ISSTA2025

Hulk: Exploring Data-Sensitive Performance Anomalies in DBMSs via Data-Driven Analysis

Zhiyong Wu, Jie Liang, Jingzhou Fu, Mingzhe Wang, Yu Jiang

被引用 1 次

摘要

Performance is crucial for database management systems (DBMSs), and they are always designed to handle ever-changing workloads efficiently. However, the complexity of the cost-based optimizer (CBO) and its interactions can introduce implementation errors, leading to data-sensitive performance anomalies. These anomalies may cause significant performance degradation compared to the expected design under certain datasets. To diagnose performance issues, DBMS developers often rely on intuitions or compare execution times to a baseline DBMS. These approaches overlook the impact of datasets on performance. As a result, only a subset of performance issues is identified and resolved. In this paper, we propose Hulk to automatically explore these data-sensitive performance anomalies via data-driven analysis. The key idea is to identify performance anomalies as the dataset evolves.
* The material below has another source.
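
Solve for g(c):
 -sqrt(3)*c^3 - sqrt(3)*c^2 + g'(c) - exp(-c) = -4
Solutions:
 g(c) = C1 + sqrt(3)*c^4/4 + sqrt(3)*c^3/3 - 4*c - exp(-c)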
Specifically, Hulk estimates a reasonable response time range for each data volume to pinpoint performance cliffs. Then, performance cliffs are checked for deviations from expected performance by finding a reasonable plan that aligns with performance expectations. We evaluate Hulk on six widely used DBMSs, namely MySQL, MariaDB, Percona, TiDB, PostgreSQL, and AntDB. Hulk totally reports 135 anomalies, with 129 have been confirmed as new bugs, including 14 CVEs. Among them, 94 are data-sensitive performance anomalies.